The questions regarding chaining were asked here many times, but I couldn't find the answer for mine one. I'd like to chain the same method more than once. I'm trying to make form builder and generate HTML inputs with method "addInput", This method return $this, but if it's called again it just overwrites previous object's state. Take a look:
My class and method to create inputs:
class FormInputBuilder implements FormInputInterface
{
public $label;
public function addInput(
string $inputType,
string $placeholder,
string $inputName,
string $label = '',
string $inputCssClasses = '',
string $labelCssClasses = '')
{
if ($label != '') {
$inputLabel = sprintf("<label for='%s'>%s</label>", $inputName, $label);
}
$this->label = $inputLabel . sprintf("<input type='%s' name='%s' placeholder='%s' class='%s'>",
$inputType,
$inputName,
$placeholder,
$inputCssClasses,
);
return $this;
}
}
This method works fine, but when I call it I get just the last state of the object (I was hoping to get two in my array "elements"):
$formBuilder = new FormInputBuilder();
$elements = [];
$elements[] = $formBuilder
->addInput(
inputType: 'text',
placeholder: '',
inputName: 'address',
label: 'address',
inputCssClasses: 'd-block')
->addInput(
inputType: 'text',
placeholder: 'test2',
inputName: 'age',
label: 'age',
inputCssClasses: 'd-block')
;
dump($elements);
$elements holds only one entry which is the last state of $formBuilder (I have only one input in my array with inputName "age", but no inputName "address"). How to keep (store) all states of the object or just all results of the addInput() method (which is just string) with chaining?

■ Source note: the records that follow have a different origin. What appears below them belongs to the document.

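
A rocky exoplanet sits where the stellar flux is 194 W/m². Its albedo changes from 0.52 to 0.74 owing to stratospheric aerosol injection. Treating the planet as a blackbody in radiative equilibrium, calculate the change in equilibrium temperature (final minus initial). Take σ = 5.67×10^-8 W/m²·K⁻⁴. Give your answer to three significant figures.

-20.2 K

Before: T₁ = [194.0·0.48/(4σ)]^(1/4) = 142.3 K.
Final:   T₂ = [S(1−0.74)/(4σ)]^(1/4) = 122.1 K.
Change: 122.1 − 142.3 = -20.23 K.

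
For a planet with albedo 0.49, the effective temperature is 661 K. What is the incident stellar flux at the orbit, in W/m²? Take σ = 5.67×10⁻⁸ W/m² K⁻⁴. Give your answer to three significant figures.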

CodePudding user response:
In a fluent interface, you need to keep the state of the object that you're building. Here you are building a collection of inputs, so you need an array to keep them in, then a way to access them when you're done building.
<?php
interface FormInputInterface
{
public function addInput(
string $inputType,
string $placeholder,
string $inputName,
string $label = '',
string $inputCssClasses = '',
string $labelCssClasses = '');
// Add getInputs to our interface
public function getInputs(): array;
}
class FormInputBuilder implements FormInputInterface
{
// Make input array private, no need to allow full access
private $inputs = [];
public function addInput(
string $inputType,
string $placeholder,
string $inputName,
string $label = '',
string $inputCssClasses = '',
string $labelCssClasses = '')
{
if ($label != '')
{
$inputLabel = sprintf("<label for='%s'>%s</label>", $inputName, $label);
}
// Add this input to the array
$this->inputs[] = $inputLabel . sprintf("<input type='%s' name='%s' placeholder='%s' class='%s'>",
$inputType,
$inputName,
$placeholder,
$inputCssClasses
);
return $this;
}
// Return the inputs
public function getInputs(): array
{
return $this->inputs;
}
}
$formBuilder = new FormInputBuilder();
$elements = [];
$elements[] = $formBuilder
->addInput(
inputType: 'text',
placeholder: '',
inputName: 'address',
label: 'address',
inputCssClasses: 'd-block')
->addInput(
inputType: 'text',
placeholder: 'test2',
inputName: 'age',
label: 'age',
inputCssClasses: 'd-block')
->getInputs(); // Need to get the inputs after we're finished adding
var_dump($elements);
CodePudding user response:
A builder pattern works slightly different. Consider this (simplified example):
<?php
class FormInputBuilder {
public $elements = [];
public function addInput(
string $inputType,
string $placeholder,
string $inputName,
string $label = '',
string $inputCssClasses = '',
string $labelCssClasses = '') {
$this->elements[] = sprintf(
"<input type='%s' name='%s' placeholder='%s' class='%s'>",
$inputType,
$inputName,
$placeholder,
$inputCssClasses,
);
return $this;
}
public function build() {
return $this->elements;
}
}
$formBuilder = new FormInputBuilder();
$elements = $formBuilder
->addInput(
inputType: 'text',
placeholder: '',
inputName: 'address',
label: 'address',
inputCssClasses: 'd-block')
->addInput(
inputType: 'text',
placeholder: 'test2',
inputName: 'age',
label: 'age',
inputCssClasses: 'd-block')
->build();
var_dump($elements);
The output obviously is:
array(2) {
[0]=>
string(65) "<input type='text' name='address' placeholder='' class='d-block'>"
[1]=>
string(66) "<input type='text' name='age' placeholder='test2' class='d-block'>"
}
The main differences:
You need to store each element you create with that method inside the builder. It needs to store everything , otherwise prior stuff is lost.
You need to use an additional terminating method (typicalled "build()") which returns the actual payload you created. Since that is what you are interested in, not the builder object itself.